Closing the land rights gap for 2.5 billion people

Indigenous and local communities need tenure to protect – and survive in – landscapes

Half of the world’s land is home to indigenous peoples and local communities, but they have legal rights to only about 10 percent of the world’s land area. This gap in legal land ownership contributes to conflict in and against these communities and imperils world forests with far-reaching consequences.

“There are cascading repercussions,” says Jamie Kalliongis, a spokeswoman for the Rights and Resources Initiative (RRI), a Washington D.C.–based initiative spearheading a digital summit on the topic at the upcoming GLF Bonn conference. RRI estimates that there are up to 2.5 billion people worldwide who rely on community lands for their livelihoods. “Without secure land rights, indigenous peoples and local communities whose lands are coveted by others often experience a pattern of harassment, conflict and violence.”

Population pressure; illicit land grabs; and land appropriation by loggers, miners, palm oil growers, and others have all increasingly encroached on indigenous and local communities, resulting in an uptick in violence and crime, malnutrition and social marginalization. Even the expansion of government-protected areas such as national parks has sometimes resulted in the displacement of locals, a chain of events that gave rise to the term ‘fortress conservation.’

“Indigenous Peoples making use of forests and natural resources in a sustainable way for their food and livelihoods are criminalized through the enforcement of restrictive laws and policies,” says Joan Carling, a longtime indigenous rights activist from the Philippines and co-convener for the Indigenous Peoples Major Group for Sustainable Development.

The local ecosystems can lose out as well, with research showing that indigenous peoples and communities are often the best caretakers of forests due to their deep knowledge of local landscapes. As competition for the world’s remaining timberlands continues, the foothold communities have on the land is increasingly vulnerable unless changes are made. This threatens rare species, unique woodlands and rainforests, and an important bulwark against a warming climate as forests provide a key way to absorb carbon emissions.

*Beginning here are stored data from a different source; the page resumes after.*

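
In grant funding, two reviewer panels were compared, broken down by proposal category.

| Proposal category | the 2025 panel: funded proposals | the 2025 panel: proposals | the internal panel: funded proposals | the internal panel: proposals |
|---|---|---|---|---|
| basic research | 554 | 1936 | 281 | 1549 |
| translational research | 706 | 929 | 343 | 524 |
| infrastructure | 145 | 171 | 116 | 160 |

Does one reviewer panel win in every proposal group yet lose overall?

No

Basic research: the 2025 panel 554/1936 = 28.6%, the internal panel 281/1549 = 18.1% → the 2025 panel
Translational research: the 2025 panel 706/929 = 76.0%, the internal panel 343/524 = 65.5% → the 2025 panel
Infrastructure: the 2025 panel 145/171 = 84.8%, the internal panel 116/160 = 72.5% → the 2025 panel
Overall: the 2025 panel 1405/3036 = 46.3%, the internal panel 740/2233 = 33.1% → the 2025 panel
The 2025 panel wins overall and in every proposal group — no reversal.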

In response, multiple international agencies have partnered to advocate for local community and indigenous rights. “Recognizing community land rights is critical to defending our climate and to ensuring a more peaceful and equitable world,” says Kalliongis.

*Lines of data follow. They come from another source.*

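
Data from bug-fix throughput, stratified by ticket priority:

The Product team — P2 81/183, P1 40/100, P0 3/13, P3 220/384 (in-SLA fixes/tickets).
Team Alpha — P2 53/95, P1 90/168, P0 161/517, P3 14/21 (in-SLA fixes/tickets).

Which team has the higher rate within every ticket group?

P2: the Product team 81/183 = 44.3%, Team Alpha 53/95 = 55.8% → Team Alpha
P1: the Product team 40/100 = 40.0%, Team Alpha 90/168 = 53.6% → Team Alpha
P0: the Product team 3/13 = 23.1%, Team Alpha 161/517 = 31.1% → Team Alpha
P3: the Product team 220/384 = 57.3%, Team Alpha 14/21 = 66.7% → Team Alpha
Team Alpha has the higher rate in all 4 groups.

Team Alpha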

United Nations Special Rapporteur on the Rights of Indigenous Peoples Victoria Tauli-Corpuz authored a 2018 report on the criminalization and violence faced by indigenous peoples. Among its findings, the report said that “intensified competition over natural resources led by private companies, at times with government complicity, has placed indigenous communities seeking to protect their traditional lands at the forefront as targets of persecution.”

Tauli-Corpuz herself has been labeled a terrorist by the Filipino government for her advocacy, as has Carling. According to the Global Witness, an average of nearly four people per week died defending their land or the environment in 2017.

Yet, there has been progress. According to one estimate, forests legally recognized as belonging to indigenous and local communities have grown by nearly 40 percent since 2002. Governments in India, Indonesia, Kenya, Mali, Liberia and Zambia have also been part of a promising trend of stronger legislative protections for the communities in the past four years.

Says Carling, “There needs to be a change of mindset in viewing indigenous peoples as destroyers of forests and instead see them as invaluable partners in sustainably managing and protecting the world’s resources.”